Both sectors overtook finance and automotive, which had previously been major spenders in mobile marketing, for the first time.
Finance brands dropped their investment in mobile advertising by 81% in 2011, accounting for 10.3% of the total spend. The previous year, finance brands boosted their mobile ad spend, making it the second-largest sector, with an 18.6% share for 2010.
Technology brands significantly boosted their investment, to account for 8.4% of total share in 2011, up 180% from the previous year.
Richard Brooke, communications buying manager at Unilever UK and Ireland, the UK’s third-biggest advertiser last year, said mobile marketing was “likely to play an important role in the company’s marketing” as it seeks more ways to engage with consumers on the move.
“As the penetration of smartphones continues to increase among consumers, so, too, has the value and significance of mobile marketing,” he added.

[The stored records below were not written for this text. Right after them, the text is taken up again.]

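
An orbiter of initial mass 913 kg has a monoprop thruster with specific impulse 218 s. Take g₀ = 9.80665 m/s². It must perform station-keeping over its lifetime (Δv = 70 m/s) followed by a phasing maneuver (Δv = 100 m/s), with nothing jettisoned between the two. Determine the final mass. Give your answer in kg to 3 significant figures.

v_e = Isp · g₀ = 218 × 9.80665 = 2137.8 m/s.
After the first burn: m = 913 × exp(−70/2137.8) = 913 × 0.96779 = 883.592 kg.
After the second burn: m = 883.592 × exp(−100/2137.8) = 883.592 × 0.95430 = 843.212 kg.

final mass ≈ 843 kg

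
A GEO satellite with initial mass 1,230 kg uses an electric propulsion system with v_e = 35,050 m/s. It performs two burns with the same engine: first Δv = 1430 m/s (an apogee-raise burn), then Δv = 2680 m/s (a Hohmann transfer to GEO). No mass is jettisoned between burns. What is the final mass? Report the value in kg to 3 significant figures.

After the first burn: m = 1230 × exp(−1430/35050.0) = 1230 × 0.96002 = 1,180.82 kg.
After the second burn: m = 1,180.82 × exp(−2680/35050.0) = 1,180.82 × 0.92639 = 1,093.9 kg.

final mass ≈ 1090 kg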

A Tesco spokesman said: “We are responding to customers who tell us they like to receive information from Tesco on their phones and looking at how we use mobile technology in the marketing mix, alongside more traditional communications.”
Jon Mew, director of mobile and operations at the IAB, said that improvements in measurement and ad formats over the past year were attracting spend to mobile.

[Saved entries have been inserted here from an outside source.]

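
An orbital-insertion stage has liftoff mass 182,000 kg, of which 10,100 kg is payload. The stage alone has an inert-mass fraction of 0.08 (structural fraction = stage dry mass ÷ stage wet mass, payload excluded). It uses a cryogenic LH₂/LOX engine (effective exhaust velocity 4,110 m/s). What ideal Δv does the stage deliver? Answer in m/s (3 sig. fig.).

Stage wet mass = m₀ − payload = 182,000 − 10,100 = 171,900 kg.
Stage dry mass = ε × stage wet mass = 0.08 × 171,900 = 13,752 kg.
Burnout mass m_f = stage dry + payload = 13,752 + 10,100 = 23,852 kg.
Δv = v_e · ln(182,000/23,852) = 4110.0 × ln(7.63) = 4110.0 × 2.0321 ≈ 8352 m/s.

Δv ≈ 8350 m/s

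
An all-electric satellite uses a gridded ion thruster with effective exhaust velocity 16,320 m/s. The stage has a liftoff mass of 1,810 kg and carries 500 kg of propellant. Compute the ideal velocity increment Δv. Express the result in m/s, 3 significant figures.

m_f = m₀ − m_prop = 1,810 − 500 = 1,310 kg.
Δv = v_e · ln(m₀/m_f) = 16320.0 × ln(1.382) = 16320.0 × 0.3233 ≈ 5276.3 m/s.

Δv ≈ 5280 m/s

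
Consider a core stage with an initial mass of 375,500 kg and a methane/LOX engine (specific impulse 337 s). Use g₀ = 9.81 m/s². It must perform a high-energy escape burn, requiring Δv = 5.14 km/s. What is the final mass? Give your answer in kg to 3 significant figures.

v_e = Isp · g₀ = 337 × 9.81 = 3306.0 m/s.
m₀/m_f = exp(Δv / v_e) = exp(5140 / 3306.0) = exp(1.5548) = 4.7340.
m_f = m₀ / 4.7340 = 375,500 / 4.7340 = 79,319.8 kg.

final mass ≈ 79300 kg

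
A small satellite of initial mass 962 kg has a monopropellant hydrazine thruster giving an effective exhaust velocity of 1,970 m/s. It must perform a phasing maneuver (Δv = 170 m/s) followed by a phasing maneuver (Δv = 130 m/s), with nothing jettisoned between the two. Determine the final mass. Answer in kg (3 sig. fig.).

After the first burn: m = 962 × exp(−170/1970.0) = 962 × 0.91732 = 882.462 kg.
After the second burn: m = 882.462 × exp(−130/1970.0) = 882.462 × 0.93614 = 826.108 kg.

final mass ≈ 826 kg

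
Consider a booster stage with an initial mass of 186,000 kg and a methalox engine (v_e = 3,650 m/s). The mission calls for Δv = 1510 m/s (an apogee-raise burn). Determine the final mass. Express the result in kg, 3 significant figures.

m₀/m_f = exp(Δv / v_e) = exp(1510 / 3650.0) = exp(0.4137) = 1.5124.
m_f = m₀ / 1.5124 = 186,000 / 1.5124 = 122,983 kg.

final mass ≈ 123000 kg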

He said: “The availability of sexy, interactive rich-media mobile ads has made them more appealing to brands and consumers, and that is really driving FMCG and retail spend.”
He said that because mobile spend was “still quite small” compared to brands’ overall budgets, it was difficult to pinpoint where growth in spend was coming from, particularly as mobile was often treated as “experimental” budget. He added it was unlikely to be digital, because it was seeing strong growth.
Online adspend figures are out in the next few weeks and it is predicted that total digital media spend was more than £4bn for 2011.
Mobile search attracts greatest spend
The majority of spend is going towards search (66%), which increased 145% year on year to £134.3m, while display has grown 196% to £59.4m.
While many industry experts have predicted the death of the mobile app, the study shows investment in app advertising is still healthy. The study showed that more than half of the total display inventory (54%) is coming from mobile apps, while 46% of display adspend is on browser inventory.
The study only includes paid-for media and therefore does not take into account the amount brands are investing in branded mobile apps.
The growth in display was largely driven by standard display formats, such as banners and text links.
It also showed that SMS and MMS advertising grew threefold, to £7.6m, up from £2.5m the previous year.
Mobile video advertising still has a relatively small share of adspend, at £800,000, but it has grown fourfold from 2010, when brands invested just £200,000 in pre- and post-roll mobile video ads.
With 4.1 million Britons now owning a tablet computer, according to comScore in January, the IAB has measured tablet-specific advertising spend for the first time. It found that £2.4m was spent in 2011.
According to comScore data for January, 18.8 million of the UK mobile audience (38%) accessed social media via a device in the three months up to January 2012, which is a 35.6% increase year on year.